Rogers 'proofs' that mathematics need not be scary

As much as education has changed since Michael Rogers first arrived on a college campus, words like "statistics" and "calculus" can still be counted on to strike fear in the hearts of the non-mathematically minded, especially since at least one such course is required for all students.

In fact, that's why Rogers, an assistant professor of mathematics at Oxford, decided to design a math course for more right-brained students, one they wouldn't have to dread. Enter Math 120, being taught for the first time this semester to an intimate group of five students. Rogers approaches geometry from the perspective of "pure mathematics" in the course, trying to understand the analytical, logical process behind mathematical proofs, as opposed to memorizing formulas and applying them to situations. Though he'd been thinking of such a course for years, Rogers said a trip to the St. John's Summer Institute in Santa Fe, N.M., in 1996 helped solidify the idea.

"All sorts of people go to this institute," Rogers said. "There are faculty members, people who are trying to get a master's in liberal studies. So I saw a wide range of students and a lot of them were math-phobic. We read some of Euclid and some non-Euclidean geometry, and I could see that they could do that. I could see it was possible."

In fact, it used to be more or less the norm, Rogers added, before world events dictated that college mathematics be nudged into a different, more practical direction. "I suspect that since Sputnik, for instance, the general push toward producing engineers and technically proficient members of society has changed the emphasis on mathematics away from reasoning and proving, more toward technique and problem solving," he said. "Calculus, for instance, could be done without the emphasis on algebraic technique, but it wouldn't necessarily prepare students in the same way that calculus does the way it's taught now."

That's not to say it wouldn't be useful, however, to math students to take Rogers' course. Since it doesn't count toward their major requirements and is plainly directed toward non-majors, Math 120 may strike math majors as a crib course, Rogers said, but the theories and skills he teaches in it are those which budding mathematicians will need as they advance into higher-level coursework.

"Proofs are very hard to learn, and you cannot learn how to do them in a semester," Rogers said. "I think there ought to be more proofs in calculus for the few math majors who are coming through. When they actually get to the higher-level math, where all they do is prove things, they'll be better prepared."

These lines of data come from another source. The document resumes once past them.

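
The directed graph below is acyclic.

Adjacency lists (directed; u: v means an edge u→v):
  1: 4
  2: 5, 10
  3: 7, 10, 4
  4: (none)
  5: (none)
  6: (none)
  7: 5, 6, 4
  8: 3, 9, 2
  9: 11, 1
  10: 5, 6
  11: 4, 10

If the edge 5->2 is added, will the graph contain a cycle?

Adding 5→2 creates a cycle iff 2 can already reach 5.
Path from 2: 2 → 5.
So 2 → … → 5 → 2 is a cycle.

Yes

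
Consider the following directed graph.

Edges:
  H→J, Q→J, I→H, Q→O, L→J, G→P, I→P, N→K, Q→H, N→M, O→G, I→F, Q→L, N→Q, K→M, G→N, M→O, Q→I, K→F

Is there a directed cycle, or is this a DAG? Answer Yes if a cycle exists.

DFS with white/gray/black marking, starting from M:
M gray
  O gray
    G gray
      P gray
      P black
      N gray
        K gray
          K→M: M is gray → back edge
Back edge found, so a cycle exists: M → O → G → N → K → M.

Yes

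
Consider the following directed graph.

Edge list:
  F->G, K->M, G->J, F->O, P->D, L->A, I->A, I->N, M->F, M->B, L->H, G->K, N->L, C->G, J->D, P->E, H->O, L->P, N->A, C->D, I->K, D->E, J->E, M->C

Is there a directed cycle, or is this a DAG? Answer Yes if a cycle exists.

DFS with white/gray/black marking, starting from G:
G gray
  J gray
    D gray
      E gray
      E black
    D black
    J→E: E black — skip
  J black
  K gray
    M gray
      F gray
        O gray
        O black
        F→G: G is gray → back edge
Back edge found, so a cycle exists: G → K → M → F → G.

Yes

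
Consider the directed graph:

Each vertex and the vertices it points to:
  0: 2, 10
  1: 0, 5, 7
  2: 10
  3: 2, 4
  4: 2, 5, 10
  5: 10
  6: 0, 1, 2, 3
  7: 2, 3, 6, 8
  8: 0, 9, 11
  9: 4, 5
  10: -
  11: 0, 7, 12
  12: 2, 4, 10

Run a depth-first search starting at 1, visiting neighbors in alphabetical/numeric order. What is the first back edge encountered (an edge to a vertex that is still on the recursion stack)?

6->1

DFS from 1 (visiting neighbors in alphabetical/numeric order); mark gray on enter, black on exit:
1 gray
  0 gray
    2 gray
      10 gray
      10 black
    2 black
    0→10: 10 black — skip
  0 black
  5 gray
    5→10: 10 black — skip
  5 black
  7 gray
    7→2: 2 black — skip
    3 gray
      3→2: 2 black — skip
      4 gray
        4→2: 2 black — skip
        4→5: 5 black — skip
        4→10: 10 black — skip
      4 black
    3 black
    6 gray
      6→0: 0 black — skip
      6→1: 1 is gray → back edge
First back edge: 6 → 1.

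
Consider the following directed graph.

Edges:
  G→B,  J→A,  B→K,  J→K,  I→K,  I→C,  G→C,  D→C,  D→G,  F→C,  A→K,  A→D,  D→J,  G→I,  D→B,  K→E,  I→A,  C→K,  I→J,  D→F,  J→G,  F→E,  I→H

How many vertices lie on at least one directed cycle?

A vertex is on a directed cycle iff it belongs to a strongly connected component of size ≥ 2 (or has a self-loop).
The vertices on cycles are {A, D, G, I, J} — 5 in total.

5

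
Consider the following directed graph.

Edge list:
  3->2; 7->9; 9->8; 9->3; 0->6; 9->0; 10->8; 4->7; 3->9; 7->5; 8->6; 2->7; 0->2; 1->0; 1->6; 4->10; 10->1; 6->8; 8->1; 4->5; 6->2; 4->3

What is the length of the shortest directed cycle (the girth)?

2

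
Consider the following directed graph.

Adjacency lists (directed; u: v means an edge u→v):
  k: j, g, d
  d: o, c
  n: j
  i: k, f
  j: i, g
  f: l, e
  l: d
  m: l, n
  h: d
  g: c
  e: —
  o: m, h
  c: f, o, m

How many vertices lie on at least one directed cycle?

12

A vertex is on a directed cycle iff it belongs to a strongly connected component of size ≥ 2 (or has a self-loop).
The vertices on cycles are {c, d, f, g, h, i, j, k, l, m, n, o} — 12 in total.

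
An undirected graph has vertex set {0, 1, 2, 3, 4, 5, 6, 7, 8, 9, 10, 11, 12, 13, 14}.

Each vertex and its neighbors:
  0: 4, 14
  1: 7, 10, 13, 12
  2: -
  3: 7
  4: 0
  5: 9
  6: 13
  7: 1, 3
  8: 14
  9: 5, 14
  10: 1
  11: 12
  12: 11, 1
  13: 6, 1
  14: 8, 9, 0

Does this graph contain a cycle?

No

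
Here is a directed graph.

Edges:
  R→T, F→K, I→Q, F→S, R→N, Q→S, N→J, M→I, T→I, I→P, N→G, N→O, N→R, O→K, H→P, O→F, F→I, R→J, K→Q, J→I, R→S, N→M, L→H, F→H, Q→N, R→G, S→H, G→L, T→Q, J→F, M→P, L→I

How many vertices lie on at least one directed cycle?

12

A vertex is on a directed cycle iff it belongs to a strongly connected component of size ≥ 2 (or has a self-loop).
The vertices on cycles are {F, G, I, J, K, L, M, N, O, Q, R, T} — 12 in total.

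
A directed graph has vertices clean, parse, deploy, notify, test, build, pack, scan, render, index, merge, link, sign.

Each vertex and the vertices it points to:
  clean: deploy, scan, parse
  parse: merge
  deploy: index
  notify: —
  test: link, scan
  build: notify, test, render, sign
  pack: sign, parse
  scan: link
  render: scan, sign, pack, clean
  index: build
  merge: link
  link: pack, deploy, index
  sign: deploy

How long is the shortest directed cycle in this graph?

4

For each vertex v, BFS finds the shortest path from v back to v.
The shortest such closed walk is build → sign → deploy → index → build, length 4.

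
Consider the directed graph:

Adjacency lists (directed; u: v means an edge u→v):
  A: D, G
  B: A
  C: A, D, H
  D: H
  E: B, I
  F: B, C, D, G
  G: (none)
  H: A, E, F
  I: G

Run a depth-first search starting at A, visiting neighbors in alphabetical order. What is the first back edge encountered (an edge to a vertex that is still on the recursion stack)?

DFS from A (visiting neighbors in alphabetical order); mark gray on enter, black on exit:
A gray
  D gray
    H gray
      H→A: A is gray → back edge
First back edge: H → A.

H→A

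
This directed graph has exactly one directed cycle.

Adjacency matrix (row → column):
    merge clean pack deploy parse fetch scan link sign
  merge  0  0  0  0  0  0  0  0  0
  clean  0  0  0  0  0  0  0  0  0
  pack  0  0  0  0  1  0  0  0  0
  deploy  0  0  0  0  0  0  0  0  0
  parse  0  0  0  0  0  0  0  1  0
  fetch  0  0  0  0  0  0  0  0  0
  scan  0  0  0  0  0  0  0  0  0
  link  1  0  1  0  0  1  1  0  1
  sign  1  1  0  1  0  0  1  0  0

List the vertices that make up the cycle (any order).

link, pack, parse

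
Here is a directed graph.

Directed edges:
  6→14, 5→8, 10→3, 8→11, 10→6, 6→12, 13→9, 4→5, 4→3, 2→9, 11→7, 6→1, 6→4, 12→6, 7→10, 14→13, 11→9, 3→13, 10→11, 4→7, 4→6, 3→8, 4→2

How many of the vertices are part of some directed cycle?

A vertex is on a directed cycle iff it belongs to a strongly connected component of size ≥ 2 (or has a self-loop).
The vertices on cycles are {3, 4, 5, 6, 7, 8, 10, 11, 12} — 9 in total.

9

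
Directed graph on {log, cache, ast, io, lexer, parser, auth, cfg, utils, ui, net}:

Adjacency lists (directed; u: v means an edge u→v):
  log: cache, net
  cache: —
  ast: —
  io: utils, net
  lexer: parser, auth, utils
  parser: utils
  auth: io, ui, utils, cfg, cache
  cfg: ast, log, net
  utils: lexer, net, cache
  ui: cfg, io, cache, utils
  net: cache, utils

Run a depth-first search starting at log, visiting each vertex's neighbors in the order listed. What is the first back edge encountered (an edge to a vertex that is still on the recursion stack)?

DFS from log (visiting each vertex's neighbors in the order listed); mark gray on enter, black on exit:
log gray
  cache gray
  cache black
  net gray
    net→cache: cache black — skip
    utils gray
      lexer gray
        parser gray
          parser→utils: utils is gray → back edge
First back edge: parser → utils.

parser→utils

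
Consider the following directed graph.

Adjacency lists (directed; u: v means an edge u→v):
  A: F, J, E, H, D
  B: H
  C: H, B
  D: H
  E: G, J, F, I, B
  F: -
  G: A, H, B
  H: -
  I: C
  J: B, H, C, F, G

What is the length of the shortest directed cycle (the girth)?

For each vertex v, BFS finds the shortest path from v back to v.
The shortest such closed walk is G → A → J → G, length 3.

3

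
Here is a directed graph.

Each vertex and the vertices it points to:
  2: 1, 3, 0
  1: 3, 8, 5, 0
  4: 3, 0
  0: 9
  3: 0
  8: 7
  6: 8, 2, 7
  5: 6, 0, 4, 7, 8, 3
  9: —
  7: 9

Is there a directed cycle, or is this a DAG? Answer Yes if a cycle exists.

Yes

DFS with white/gray/black marking, starting from 4:
4 gray
  3 gray
    0 gray
      9 gray
      9 black
    0 black
  3 black
  4→0: 0 black — skip
4 black
2 gray
  1 gray
    1→3: 3 black — skip
    8 gray
      7 gray
        7→9: 9 black — skip
      7 black
    8 black
    5 gray
      6 gray
        6→8: 8 black — skip
        6→2: 2 is gray → back edge
Back edge found, so a cycle exists: 2 → 1 → 5 → 6 → 2.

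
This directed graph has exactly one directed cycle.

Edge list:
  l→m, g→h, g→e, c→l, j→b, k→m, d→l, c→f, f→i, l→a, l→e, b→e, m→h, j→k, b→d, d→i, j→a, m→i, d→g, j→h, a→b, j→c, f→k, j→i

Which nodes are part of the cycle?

a, b, d, l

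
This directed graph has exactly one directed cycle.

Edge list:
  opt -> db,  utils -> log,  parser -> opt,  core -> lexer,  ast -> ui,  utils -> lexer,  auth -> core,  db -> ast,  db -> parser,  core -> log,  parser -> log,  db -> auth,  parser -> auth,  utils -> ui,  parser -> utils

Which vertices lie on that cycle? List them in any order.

db, opt, parser

DFS with gray/black marking from db:
db gray
  parser gray
    log gray
    log black
    opt gray
      opt→db: db is gray → back edge
Back edge closes the cycle db → parser → opt → db; its vertices are {db, opt, parser}.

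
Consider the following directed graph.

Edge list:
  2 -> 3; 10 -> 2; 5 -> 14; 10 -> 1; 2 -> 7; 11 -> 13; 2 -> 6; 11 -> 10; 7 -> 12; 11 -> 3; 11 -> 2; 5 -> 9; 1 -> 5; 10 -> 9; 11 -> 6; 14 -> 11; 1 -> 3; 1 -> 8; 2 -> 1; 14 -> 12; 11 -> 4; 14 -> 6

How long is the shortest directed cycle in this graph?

For each vertex v, BFS finds the shortest path from v back to v.
The shortest such closed walk is 14 → 11 → 2 → 1 → 5 → 14, length 5.

5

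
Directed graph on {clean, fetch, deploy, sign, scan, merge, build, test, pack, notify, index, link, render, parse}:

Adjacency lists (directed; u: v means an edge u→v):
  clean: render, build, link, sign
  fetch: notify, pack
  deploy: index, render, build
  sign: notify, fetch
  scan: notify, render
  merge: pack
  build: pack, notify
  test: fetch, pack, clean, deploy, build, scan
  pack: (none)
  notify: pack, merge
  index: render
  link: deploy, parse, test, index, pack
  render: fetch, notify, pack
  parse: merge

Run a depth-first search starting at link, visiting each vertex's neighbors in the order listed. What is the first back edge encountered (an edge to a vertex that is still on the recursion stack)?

DFS from link (visiting each vertex's neighbors in the order listed); mark gray on enter, black on exit:
link gray
  deploy gray
    index gray
      render gray
        fetch gray
          notify gray
            pack gray
            pack black
            merge gray
              merge→pack: pack black — skip
            merge black
          notify black
          fetch→pack: pack black — skip
        fetch black
        render→notify: notify black — skip
        render→pack: pack black — skip
      render black
    index black
    deploy→render: render black — skip
    build gray
      build→pack: pack black — skip
      build→notify: notify black — skip
    build black
  deploy black
  parse gray
    parse→merge: merge black — skip
  parse black
  test gray
    test→fetch: fetch black — skip
    test→pack: pack black — skip
    clean gray
      clean→render: render black — skip
      clean→build: build black — skip
      clean→link: link is gray → back edge
First back edge: clean → link.

clean→link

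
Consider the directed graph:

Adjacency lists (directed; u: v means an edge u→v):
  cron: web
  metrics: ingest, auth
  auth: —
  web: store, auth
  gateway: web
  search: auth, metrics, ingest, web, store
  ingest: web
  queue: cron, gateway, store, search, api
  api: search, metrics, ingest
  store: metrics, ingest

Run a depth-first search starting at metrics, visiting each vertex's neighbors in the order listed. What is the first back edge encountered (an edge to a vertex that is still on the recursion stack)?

store→metrics

DFS from metrics (visiting each vertex's neighbors in the order listed); mark gray on enter, black on exit:
metrics gray
  ingest gray
    web gray
      store gray
        store→metrics: metrics is gray → back edge
First back edge: store → metrics.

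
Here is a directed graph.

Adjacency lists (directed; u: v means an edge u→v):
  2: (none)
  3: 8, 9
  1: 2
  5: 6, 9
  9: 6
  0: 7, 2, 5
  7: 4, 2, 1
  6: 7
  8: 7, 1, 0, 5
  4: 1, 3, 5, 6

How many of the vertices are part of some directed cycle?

8

A vertex is on a directed cycle iff it belongs to a strongly connected component of size ≥ 2 (or has a self-loop).
The vertices on cycles are {0, 3, 4, 5, 6, 7, 8, 9} — 8 in total.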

Oxford's administration has been very supportive of the class, Rogers said, since it seems a natural fit for the idea of what a liberal arts education is all about. The analytical skills students learn in math are just one of the many tools they collect across a broad range of subjects from a liberal education. Indeed, Rogers has distinguished himself as a renaissance man of sorts, since he personally translated two books of Euclid's Elements from the original ancient Greek to use as texts in Math 120. Rogers taught himself to read ancient Greek; he also speaks French and Russian, taught himself some German for his mathematical work, and even dabbles in Latin. "The Latin and the Russian helped with the ancient Greek," he said.

"There have been lots of translations of Euclid," Rogers said, "but right now there's only one in print in English, and that was done in 1908. The fellow who did it, T.L. Heath, his primary area of research was ancient mathematics, and he collected all the commentary on Euclid into this three-volume set. So there's a theorem, and then there could be two or three pages of commentary. I think there are things that can be improved. Part of it is that in the time lag, vocabulary has changed, and some of the ways Heath describes things are not mathematically current.

"But primarily I started out translating Euclid because I wanted to see what he wrote. There are things in Euclid that are hard just because they are so elliptical; the translation I did was very close to the original, so even when things were sort of ambiguous, I kind of left them like that, where Heath would sometimes try to explain what he thinks is going on."

As for how the students have responded to his new course, Rogers said they've surprised him and that it's gone better than he expected it to go. Although the class does read Euclid and two other books, there is no "textbook" for the course, in terms of a book that explains theorems and then presents a set of exercises for students to complete. "I know that in other courses that's how they do it all the time-in English they don't have exercises at the end of the books they read-but that's outside my training."

Even so, Rogers said the students have taken to the unorthodox approach and responded to the subject in a way they might not have in a traditional math course. "I've got great students, students who've struggled in other math courses, who are really catching onto this stuff and are interested, who like it, and who are able to achieve."